Former investment banker Jan Sramek spearheaded the land acquisition beginning in 2017.
An elite group of tech entrepreneurs and investors joined, including Andreessen Horowitz partners Marc Andreessen and Chris Dixon, LinkedIn co-founder Reid Hoffman, Stripe co-founders Patrick and John Collison, billionaire philanthropist Laurene Powell Jobs and Michael Moritz, formerly of Sequoia Capital and now chairman of The San Francisco Standard.
They aim to support a city-of-the-future complete with retro-style row houses that would be more affordable than other Bay Area homes.
Sramek wants to put the controversial city on the November 2024 ballot.
“With respect to these project opponents, who made up their minds before ever seeing details of the project, they are entitled to their own opinions — but not their own ‘facts,'” Sramek told the Standard.

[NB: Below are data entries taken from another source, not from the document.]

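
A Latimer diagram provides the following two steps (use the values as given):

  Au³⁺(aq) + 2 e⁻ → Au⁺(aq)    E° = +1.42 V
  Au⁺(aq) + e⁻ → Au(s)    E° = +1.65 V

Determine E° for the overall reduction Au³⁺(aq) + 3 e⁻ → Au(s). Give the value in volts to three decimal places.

+1.497 V

Standard free energies of sequential steps add: ΔG°₃ = ΔG°₁ + ΔG°₂, so n₃E°₃ = n₁E°₁ + n₂E°₂.
E°₃ = (2×+1.42 + 1×+1.65) / 3 = (+4.490) / 3 = +1.497 V.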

“By giving voters the final say, this project explicitly adheres to the Orderly Growth Initiative, by asking Solano voters whether they want to turn an area with the least productive and least ecologically valuable soils in all of Solano County into a new economic engine for the county,” he said.
But Joe Feller, a board member for the Sierra Club’s Redwood Chapter and Solano Group, said it sees California Forever “a distinct violation” of the county’s orderly growth initiative and pointed to its previous renewals by voters since 1984.
“We do not see any advantages to the project,” Feller told the newspaper. “The only thing we see is billionaires getting richer. That’s all we see.”